The Monetary Provident Fund (MPF), Hong Kong’s compulsory pension scheme, is expected to see a 4.02% gain in May, adding an estimated HK$41 billion in investment earnings to its average account balances. The gains were led by Hong Kong and mainland China equities.
In absolute dollar terms, a 4.02% gain would be equivalent to an approximate investment gain of HK$40.8 billion (US$5.22 billion), or HK$8,600 for each of the MPF’s 4.75 million members, contributing to a year-to-date investment gain of HK$66.4 billion or HK$14,000 per member, according to independent research provider MPF Ratings.
All asset classes reported positive returns in May. Hong Kong and China equities’ estimated 7.59% return is expected to top MPF’s May performance table for a second consecutive month and post a fourth straight monthly gain this year.

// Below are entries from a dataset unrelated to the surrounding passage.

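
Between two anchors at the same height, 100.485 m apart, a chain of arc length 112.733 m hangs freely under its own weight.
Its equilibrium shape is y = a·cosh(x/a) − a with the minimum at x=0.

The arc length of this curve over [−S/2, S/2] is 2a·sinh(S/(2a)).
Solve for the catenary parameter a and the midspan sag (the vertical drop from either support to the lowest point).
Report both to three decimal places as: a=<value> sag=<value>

seed: a₀ = √(S³/(24(L−S))) = √(100.485³/(24·12.248)) = 58.750781
iter 1: u=0.855180  f(a)=+4.557e-01  f'(a)=-4.482e-01  a ← 58.750781 − (+4.557e-01/-4.482e-01) = 59.767511
iter 2: u=0.840632  f(a)=+1.210e-02  f'(a)=-4.247e-01  a ← 59.767511 − (+1.210e-02/-4.247e-01) = 59.795999
iter 3: u=0.840232  f(a)=+9.045e-06  f'(a)=-4.241e-01  a ← 59.795999 − (+9.045e-06/-4.241e-01) = 59.796020
iter 4: u=0.840232  f(a)=+5.073e-12  f'(a)=-4.241e-01  a ← 59.796020 − (+5.073e-12/-4.241e-01) = 59.796020
converged: |Δa| < 1e-12 after 4 iterations
sag = a·(cosh(S/(2a)) − 1) = 59.796020·(cosh(0.840232) − 1) = 22.379075
T_max/T_min = cosh(S/(2a)) = 1.374257

a=59.796 sag=22.379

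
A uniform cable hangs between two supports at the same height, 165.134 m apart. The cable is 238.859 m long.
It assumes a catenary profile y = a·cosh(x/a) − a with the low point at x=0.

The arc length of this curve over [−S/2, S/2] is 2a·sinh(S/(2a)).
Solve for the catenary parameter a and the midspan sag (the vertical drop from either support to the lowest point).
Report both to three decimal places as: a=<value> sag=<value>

seed: a₀ = √(S³/(24(L−S))) = √(165.134³/(24·73.725)) = 50.447743
iter 1: u=1.636684  f(a)=+1.053e+01  f'(a)=-3.785e+00  a ← 50.447743 − (+1.053e+01/-3.785e+00) = 53.229684
iter 2: u=1.551146  f(a)=+9.336e-01  f'(a)=-3.141e+00  a ← 53.229684 − (+9.336e-01/-3.141e+00) = 53.526967
iter 3: u=1.542531  f(a)=+8.920e-03  f'(a)=-3.081e+00  a ← 53.526967 − (+8.920e-03/-3.081e+00) = 53.529863
iter 4: u=1.542447  f(a)=+8.314e-07  f'(a)=-3.080e+00  a ← 53.529863 − (+8.314e-07/-3.080e+00) = 53.529863
iter 5: u=1.542447  f(a)=-2.842e-14  f'(a)=-3.080e+00  a ← 53.529863 − (-2.842e-14/-3.080e+00) = 53.529863
converged: |Δa| < 1e-12 after 5 iterations
sag = a·(cosh(S/(2a)) − 1) = 53.529863·(cosh(1.542447) − 1) = 77.347376
T_max/T_min = cosh(S/(2a)) = 2.444939

a=53.530 sag=77.347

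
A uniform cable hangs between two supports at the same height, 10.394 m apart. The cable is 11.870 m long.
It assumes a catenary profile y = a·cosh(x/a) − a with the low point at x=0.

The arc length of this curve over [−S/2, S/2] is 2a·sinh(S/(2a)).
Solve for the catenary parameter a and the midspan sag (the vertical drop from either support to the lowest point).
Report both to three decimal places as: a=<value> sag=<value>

a=5.746 sag=2.515

seed: a₀ = √(S³/(24(L−S))) = √(10.394³/(24·1.476)) = 5.630219
iter 1: u=0.923055  f(a)=+6.417e-02  f'(a)=-5.704e-01  a ← 5.630219 − (+6.417e-02/-5.704e-01) = 5.742726
iter 2: u=0.904971  f(a)=+1.974e-03  f'(a)=-5.358e-01  a ← 5.742726 − (+1.974e-03/-5.358e-01) = 5.746411
iter 3: u=0.904391  f(a)=+1.999e-06  f'(a)=-5.347e-01  a ← 5.746411 − (+1.999e-06/-5.347e-01) = 5.746414
iter 4: u=0.904390  f(a)=+2.057e-12  f'(a)=-5.347e-01  a ← 5.746414 − (+2.057e-12/-5.347e-01) = 5.746414
converged: |Δa| < 1e-12 after 4 iterations
sag = a·(cosh(S/(2a)) − 1) = 5.746414·(cosh(0.904390) − 1) = 2.514669
T_max/T_min = cosh(S/(2a)) = 1.437607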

“MPF members have shifted a record HK$9.2 billion into US equities this year while withdrawing HK$3.1 billion from Hong Kong and China share markets,” says MPF Ratings chairman Francis Chung. “This lack of confidence in local equities contradicts the fact that local shares have now produced four consecutive months of positive performance and is currently also on track to deliver its fourth best first five calendar months’ performance since MPF’s inception.”
MPF Ratings expects average account balances to exceed the psychologically critical HK$250,000 level for the first time since January 2022. “In our experience, HK$250,000 is the level where MPF members start believing they have a solid pillar for retirement planning,” Chung notes.
Despite the continued market volatility, Chung believes that investment sentiment is turning positive. “While inflation globally remains stubborn and interest rates remain elevated, solid corporate results are underpinning investor confidence,” he adds.